The impetus for studying risk factors for younger patients began with the lung cancer death of a 22-year-old athletic never-smoker, explained Bonnie J. Addario, founder of ALCMI, in an article for CURE®.9 With its focus on genomics in this patient population, the GoYLC study was the first of its kind, said Addario, a stage IIIB lung cancer survivor whose foundation has sponsored a keynote lecture for the past 13 years at the International Lung Cancer Congress® that is hosted annually in July by Physicians’ Education Research®, LLC, (PER®).
For the EoYLC study, investigators are seeking to recruit 250 patients with primary NSCLC between the ages of 18 and 39 years who live in the United States. Participants will be asked to complete an online survey of approximately 200 questions about their medical history, demographics, active and passive smoking history, environmental exposures, and lifestyle (Figure). The primary end point is correlations between these variables.
Investigators will also ask participants to provide a blood sample for future correlative studies. The samples will be available to genetic scientists, and EoYLC organizers are seeking proposals for further study.
“We don’t have a defined experimental technique already planned for the blood samples,” Nieva said. “The hope is that by letting different people look at this dataset, we will be able to hopefully confirm any findings from 1 laboratory to another.”

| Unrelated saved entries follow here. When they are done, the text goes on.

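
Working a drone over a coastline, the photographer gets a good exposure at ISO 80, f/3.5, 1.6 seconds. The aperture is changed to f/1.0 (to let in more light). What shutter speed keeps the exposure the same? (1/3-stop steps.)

1/8s

Aperture: f/3.5 → f/3.2 → f/2.8 → f/2.5 → f/2.2 → f/2 → f/1.8 → f/1.6 → f/1.4 → f/1.2 → f/1.1 → f/1.0 — 3 2/3 stops larger aperture (brighter).
Need 3 2/3 stops darker from the shutter speed: 1.6 → 1.3 → 1 → 0.8 → 0.6 → 0.5 → 0.4 → 0.3 → 1/4 → 1/5 → 1/6 → 1/8.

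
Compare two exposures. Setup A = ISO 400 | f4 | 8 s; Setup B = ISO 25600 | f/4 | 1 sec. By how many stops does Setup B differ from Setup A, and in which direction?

Aperture: unchanged.
Shutter speed: 8 → 4 → 2 → 1 — 3 stops shorter (darker).
ISO: 400 → 800 → 1600 → 3200 → 6400 → 12800 → 25600 — 6 stops raised (brighter).
Net: −3 +6 = +3 stops.

3 stops brighter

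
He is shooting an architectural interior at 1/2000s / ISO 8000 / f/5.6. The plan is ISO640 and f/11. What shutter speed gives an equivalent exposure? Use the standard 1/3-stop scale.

ISO: 8000 → 6400 → 5000 → 4000 → 3200 → 2500 → 2000 → 1600 → 1250 → 1000 → 800 → 640 — 3 2/3 stops lower (darker).
Aperture: f/5.6 → f/6.3 → f/7.1 → f/8 → f/9 → f/10 → f/11 — 2 stops stopped down (darker).
Net change so far: 5 2/3 stops darker. Offset with the shutter speed: 1/2000 → 1/1600 → 1/1250 → 1/1000 → 1/800 → 1/640 → 1/500 → 1/400 → 1/320 → 1/250 → 1/200 → 1/160 → 1/125 → 1/100 → 1/80 → 1/60 → 1/50 → 1/40.

1/40s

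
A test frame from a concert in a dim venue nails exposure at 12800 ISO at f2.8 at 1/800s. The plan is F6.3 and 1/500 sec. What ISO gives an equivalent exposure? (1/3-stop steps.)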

Participants will be divided into 5 cohorts with 50 patients each, based on mutational status, with groups for those with EGFR, ROS1, ALK, and KRAS alterations and a cohort for other NSCLCs. The final cohort be separated into 2 groups of 25 patients each. The first will include uncommon NSCLC aberrations for which targeted therapies exist such as RET or NTRK fusions, and BRAF V600E, MET exon 14 skipping mutations, and other EGFR mutations. The second group will include mutations without targeted therapies, including those in TP53, NF1, PIK3CA, RB1, non-V600E BRAF, and NTRK.
In the first week after the study was opened in February 2021, investigators recruited 30 patients, Nieva said, adding that he hopes to have enrollment completed within 6 months and to have an analysis available in 2022.
Also serving as coprincipal investigators for the study are Barbara Gitlitz, MD, medical director, product development at Genentech; and Narjust Duma, MD, assistant professor in hematology/oncology at the University of Wisconsin in Madison.